Through process texture evolution of new thin-gauge non-oriented electrical steels with high permeability

• New thin-gauge non-oriented electrical steels with high permeability were fabricated.
• The magnetic properties were improved by {100}〈0vw〉 and strong {hk0}〈001〉 texture.
• The texture evolution depended on the inhibiting effect of MnS and rolling methods.
• The increase of {hk0}〈001〉 texture was realized by normal or abnormal grain growth.
• Carbon was beneficial for reducing γ-fiber texture.

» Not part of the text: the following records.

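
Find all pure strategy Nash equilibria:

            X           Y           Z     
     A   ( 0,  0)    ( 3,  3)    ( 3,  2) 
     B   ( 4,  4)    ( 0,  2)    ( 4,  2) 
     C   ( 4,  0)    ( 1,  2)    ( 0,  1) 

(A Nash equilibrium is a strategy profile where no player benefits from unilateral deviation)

Nash equilibrium: (A, Y), (B, X)

Work:
Best responses:
  P1 vs X: payoffs [0, 4, 4] → best response B/C (payoff 4)
  P1 vs Y: payoffs [3, 0, 1] → best response A (payoff 3)
  P1 vs Z: payoffs [3, 4, 0] → best response B (payoff 4)
  P2 vs A: payoffs [0, 3, 2] → best response Y (payoff 3)
  P2 vs B: payoffs [4, 2, 2] → best response X (payoff 4)
  P2 vs C: payoffs [0, 2, 1] → best response Y (payoff 2)
Mutual best responses: (A,Y), (B,X) → Nash equilibria.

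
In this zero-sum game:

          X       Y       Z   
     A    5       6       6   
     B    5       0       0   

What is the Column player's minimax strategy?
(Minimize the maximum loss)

Column should play X, value = 5

Work:
Column player minimizes Row's maximum payoff:
Column X: max payoff to Row = 5
Column Y: max payoff to Row = 6
Column Z: max payoff to Row = 6
Minimum is 5, achieved by column X.
Minimax strategy: X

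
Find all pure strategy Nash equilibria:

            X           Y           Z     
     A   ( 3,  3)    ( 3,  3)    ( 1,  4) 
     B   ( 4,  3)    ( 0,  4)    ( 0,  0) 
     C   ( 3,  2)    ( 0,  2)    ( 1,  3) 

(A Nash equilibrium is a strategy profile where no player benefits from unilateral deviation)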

This paper demonstrated new methods for producing high permeability thin-gauge non-oriented electrical steels with columnar-grained 3.05% Si cast slabs containing carbon and MnS precipitates, and the texture evolution was investigated. The magnetic properties of 0.2 mm final sheets were greatly improved by the optimized texture comprising {100}〈0vw〉 and strong {hk0}〈001〉 components, and the best combination of B50 and P1.5 was exhibited as 1.764 T and 2.45 W/kg respectively. The texture evolution depended on both the moderate inhibiting effect of coarse MnS precipitates and rolling methods. {100}〈0vw〉 texture could be retained from columnar grains, and strong {hk0}〈001〉 texture was obtained by two-stage rolling in distinct ways: On one hand, for the sample corresponding to low second-stage rolling reduction of 60%, based on the large grain size prior to cold rolling, the higher strain of first-stage cold rolling promoted {hk0}〈001〉 nucleation during intermediate annealing. {hk0}〈001〉 grains were further increased after moderate second-stage cold rolling and decarburization annealing, consequently leading to the final strong {100}–{110}〈001〉 texture and uniform microstructure by quantity and size priorities, and the optimum magnetic properties were achieved; on the other hand, secondary recrystallization occurred on fine-grained decarburized matrix at higher second-stage rolling strains and greatly improved the magnetic induction in RD. The level of abnormal Goss grains growth was decreased in the sample corresponding to 80% second-stage rolling reduction, and normal growth of other beneficial grains lowered the magnetic anisotropy, suggesting another potential way for non-oriented electrical steel production. In addition, the effect of carbon was discussed.